No, there hasn’t been movement at the CentrePit site – there will not be a reconstruction of Highclere Castle (Downton Abbey) on Main Street. But on Tuesday, July 28, 2015, at the Dr. Thomas Hunt Morgan House at 210 North Broadway, I will be talking about my experience as an Attingham Scholar in the 2014 Attingham Summer School in England. Light refreshments will be served starting at 5:30, and the lecture (it won’t be a formal oration, I promise. Just lots of cool photos, and amusing commentary) begins at 6 pm.

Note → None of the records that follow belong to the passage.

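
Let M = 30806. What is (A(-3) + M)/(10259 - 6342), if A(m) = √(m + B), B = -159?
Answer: 30806/3917 + 9*I*√2/3917 ≈ 7.8647 + 0.0032494*I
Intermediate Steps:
A(m) = √(-159 + m) (A(m) = √(m - 159) = √(-159 + m))
(A(-3) + M)/(10259 - 6342) = (√(-159 - 3) + 30806)/(10259 - 6342) = (√(-162) + 30806)/3917 = (9*I*√2 + 30806)*(1/3917) = (30806 + 9*I*√2)*(1/3917) = 30806/3917 + 9*I*√2/3917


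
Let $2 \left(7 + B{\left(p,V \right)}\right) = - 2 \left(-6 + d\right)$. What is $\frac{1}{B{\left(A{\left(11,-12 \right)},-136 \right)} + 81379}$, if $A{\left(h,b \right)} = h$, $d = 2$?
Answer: $\frac{1}{81376} \approx 1.2289 \cdot 10^{-5}$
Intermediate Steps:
$B{\left(p,V \right)} = -3$ ($B{\left(p,V \right)} = -7 + \frac{\left(-2\right) \left(-6 + 2\right)}{2} = -7 + \frac{\left(-2\right) \left(-4\right)}{2} = -7 + \frac{1}{2} \cdot 8 = -7 + 4 = -3$)
$\frac{1}{B{\left(A{\left(11,-12 \right)},-136 \right)} + 81379} = \frac{1}{-3 + 81379} = \frac{1}{81376}$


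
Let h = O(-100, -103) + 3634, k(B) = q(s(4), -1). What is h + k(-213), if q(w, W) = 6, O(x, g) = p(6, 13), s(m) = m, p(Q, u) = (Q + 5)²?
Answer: 3761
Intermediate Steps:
p(Q, u) = (5 + Q)²
O(x, g) = 121 (O(x, g) = (5 + 6)² = 11² = 121)
k(B) = 6
h = 3755 (h = 121 + 3634 = 3755)
h + k(-213) = 3755 + 6 = 3761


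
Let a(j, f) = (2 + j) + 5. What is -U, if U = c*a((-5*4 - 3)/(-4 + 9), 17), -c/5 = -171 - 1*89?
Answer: -3120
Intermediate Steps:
a(j, f) = 7 + j
c = 1300 (c = -5*(-171 - 1*89) = -5*(-171 - 89) = -5*(-260) = 1300)
U = 3120 (U = 1300*(7 + (-5*4 - 3)/(-4 + 9)) = 1300*(7 + (-20 - 3)/5) = 1300*(7 - 23*⅕) = 1300*(7 - 23/5) = 1300*(12/5) = 3120)
-U = -1*3120 = -3120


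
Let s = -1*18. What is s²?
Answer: 324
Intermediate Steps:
s = -18
s² = (-18)² = 324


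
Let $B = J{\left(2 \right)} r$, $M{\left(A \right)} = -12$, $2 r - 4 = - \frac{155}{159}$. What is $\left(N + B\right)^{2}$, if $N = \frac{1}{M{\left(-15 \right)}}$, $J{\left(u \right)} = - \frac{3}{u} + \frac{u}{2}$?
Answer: $\frac{7921}{11236} \approx 0.70497$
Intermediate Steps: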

Every summer, the Attingham Trust runs a nearly three-week course for museum professionals and scholars from Europe and America. Devoted to the study of British architecture, art, furnishings, decorative finishes, gardens and landscapes, the highly regarded Attingham Summer School is recognized worldwide for its careful selection of students and high academic standards. Last summer, this farm girl from Kentucky was accepted into the prestigious program. I received a scholarship from the Attingham Trust, and a grant from the Edith S. Bingham Preservation Fund at Preservation Kentucky helped me with transportation costs. Preservation Kentucky and the Blue Grass Trust for Historic Preservation are co-hosting my talk.
The focus of the Attingham Summer School was at once both immediately familiar – historic country homes/estates are everywhere in the Bluegrass! – and discordantly foreign – high-style is the exception, not the rule, in my vernacular landscape.

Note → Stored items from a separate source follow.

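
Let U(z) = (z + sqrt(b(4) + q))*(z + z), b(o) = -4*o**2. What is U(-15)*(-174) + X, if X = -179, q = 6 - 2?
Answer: -78479 + 10440*I*sqrt(15) ≈ -78479.0 + 40434.0*I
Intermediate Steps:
q = 4
U(z) = 2*z*(z + 2*I*sqrt(15)) (U(z) = (z + sqrt(-4*4**2 + 4))*(z + z) = (z + sqrt(-4*16 + 4))*(2*z) = (z + sqrt(-64 + 4))*(2*z) = (z + sqrt(-60))*(2*z) = (z + 2*I*sqrt(15))*(2*z) = 2*z*(z + 2*I*sqrt(15)))
U(-15)*(-174) + X = (2*(-15)*(-15 + 2*I*sqrt(15)))*(-174) - 179 = (450 - 60*I*sqrt(15))*(-174) - 179 = (-78300 + 10440*I*sqrt(15)) - 179 = -78479 + 10440*I*sqrt(15)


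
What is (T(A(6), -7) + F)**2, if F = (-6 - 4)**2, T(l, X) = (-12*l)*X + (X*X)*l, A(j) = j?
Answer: 806404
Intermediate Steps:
T(l, X) = l*X**2 - 12*X*l (T(l, X) = -12*X*l + X**2*l = -12*X*l + l*X**2 = l*X**2 - 12*X*l)
F = 100 (F = (-10)**2 = 100)
(T(A(6), -7) + F)**2 = (-7*6*(-12 - 7) + 100)**2 = (-7*6*(-19) + 100)**2 = (798 + 100)**2 = 898**2 = 806404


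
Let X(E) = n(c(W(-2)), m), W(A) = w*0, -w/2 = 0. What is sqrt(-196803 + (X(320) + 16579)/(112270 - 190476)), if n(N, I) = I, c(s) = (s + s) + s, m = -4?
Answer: I*sqrt(1203683561004558)/78206 ≈ 443.63*I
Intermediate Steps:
w = 0 (w = -2*0 = 0)
W(A) = 0 (W(A) = 0*0 = 0)
c(s) = 3*s (c(s) = 2*s + s = 3*s)
X(E) = -4
sqrt(-196803 + (X(320) + 16579)/(112270 - 190476)) = sqrt(-196803 + (-4 + 16579)/(112270 - 190476)) = sqrt(-196803 + 16575/(-78206)) = sqrt(-196803 + 16575*(-1/78206)) = sqrt(-196803 - 16575/78206) = sqrt(-15391191993/78206) = I*sqrt(1203683561004558)/78206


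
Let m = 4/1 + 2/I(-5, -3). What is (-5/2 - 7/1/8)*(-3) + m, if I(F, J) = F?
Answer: 549/40 ≈ 13.725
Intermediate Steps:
m = 18/5 (m = 4/1 + 2/(-5) = 4*1 + 2*(-⅕) = 4 - ⅖ = 18/5 ≈ 3.6000)
(-5/2 - 7/1/8)*(-3) + m = (-5/2 - 7/1/8)*(-3) + 18/5 = (-5*½ - 7*1*(⅛))*(-3) + 18/5 = (-5/2 - 7*⅛)*(-3) + 18/5 = (-5/2 - 7/8)*(-3) + 18/5 = -27/8*(-3) + 18/5 = 81/8 + 18/5 = 549/40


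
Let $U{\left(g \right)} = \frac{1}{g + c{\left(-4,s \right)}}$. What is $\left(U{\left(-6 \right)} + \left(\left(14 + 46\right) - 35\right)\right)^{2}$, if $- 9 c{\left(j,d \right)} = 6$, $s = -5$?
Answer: $\frac{247009}{400} \approx 617.52$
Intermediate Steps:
$c{\left(j,d \right)} = - \frac{2}{3}$ ($c{\left(j,d \right)} = \left(- \frac{1}{9}\right) 6 = - \frac{2}{3}$)
$U{\left(g \right)} = \frac{1}{- \frac{2}{3} + g}$ ($U{\left(g \right)} = \frac{1}{g - \frac{2}{3}} = \frac{1}{- \frac{2}{3} + g}$)
$\left(U{\left(-6 \right)} + \left(\left(14 + 46\right) - 35\right)\right)^{2} = \left(\frac{3}{-2 + 3 \left(-6\right)} + \left(\left(14 + 46\right) - 35\right)\right)^{2} = \left(\frac{3}{-2 - 18} + \left(60 - 35\right)\right)^{2} = \left(\frac{3}{-20} + 25\right)^{2} = \left(3 \left(- \frac{1}{20}\right) + 25\right)^{2} = \left(- \frac{3}{20} + 25\right)^{2} = \left(\frac{497}{20}\right)^{2} = \frac{247009}{400}$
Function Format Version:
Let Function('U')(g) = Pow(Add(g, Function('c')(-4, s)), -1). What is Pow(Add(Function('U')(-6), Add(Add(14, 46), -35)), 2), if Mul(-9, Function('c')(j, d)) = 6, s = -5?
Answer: Rational(247009, 400) ≈ 617.52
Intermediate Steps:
Function('c')(j, d) = Rational(-2, 3) (Function('c')(j, d) = Mul(Rational(-1, 9), 6) = Rational(-2, 3))
Function('U')(g) = Pow(Add(Rational(-2, 3), g), -1) (Function('U')(g) = Pow(Add(g, Rational(-2, 3)), -1) = Pow(Add(Rational(-2, 3), g), -1))
Pow(Add(Function('U')(-6), Add(Add(14, 46), -35)), 2) = Pow(Add(Mul(3, Pow(Add(-2, Mul(3, -6)), -1)), Add(Add(14, 46), -35)), 2) = Pow(Add(Mul(3, Pow(Add(-2, -18), -1)), Add(60, -35)), 2) = Pow(Add(Mul(3, Pow(-20, -1)), 25), 2) = Pow(Add(Mul(3, Rational(-1, 20)), 25), 2) = Pow(Add(Rational(-3, 20), 25), 2) = Pow(Rational(497, 20), 2) = Rational(247009, 400)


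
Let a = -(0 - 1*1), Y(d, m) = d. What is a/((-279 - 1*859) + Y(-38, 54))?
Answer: -1/1176 ≈ -0.00085034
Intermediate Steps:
a = 1 (a = -(0 - 1) = -1*(-1) = 1)
a/((-279 - 1*859) + Y(-38, 54)) = 1/((-279 - 1*859) - 38) = 1/((-279 - 859) - 38) = 1/(-1138 - 38) = 1/(-1176) = 1*(-1/1176) = -1/1176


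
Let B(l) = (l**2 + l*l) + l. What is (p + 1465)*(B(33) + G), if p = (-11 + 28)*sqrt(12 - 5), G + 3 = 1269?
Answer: 5093805 + 59109*sqrt(7) ≈ 5.2502e+6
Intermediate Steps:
G = 1266 (G = -3 + 1269 = 1266)
B(l) = l + 2*l**2 (B(l) = (l**2 + l**2) + l = 2*l**2 + l = l + 2*l**2)
p = 17*sqrt(7) ≈ 44.978
(p + 1465)*(B(33) + G) = (17*sqrt(7) + 1465)*(33*(1 + 2*33) + 1266) = (1465 + 17*sqrt(7))*(33*(1 + 66) + 1266) = (1465 + 17*sqrt(7))*(33*67 + 1266) = (1465 + 17*sqrt(7))*(2211 + 1266) = (1465 + 17*sqrt(7))*3477 = 5093805 + 59109*sqrt(7)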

The 18 days exploring, considering, debating (and eating) our way across Sussex, Derbyshire, Gloucestershire (and points in-between) left little time for reflection, other than a rewinding, every day, of a palpable sense of wonder, excitement, and sheer disbelief that this experience was really happening.
So if you have the evening free – come drool over some amazing landscapes and enormous, magnificent houses. Transport yourself across the pond for a half hour – and it’s free!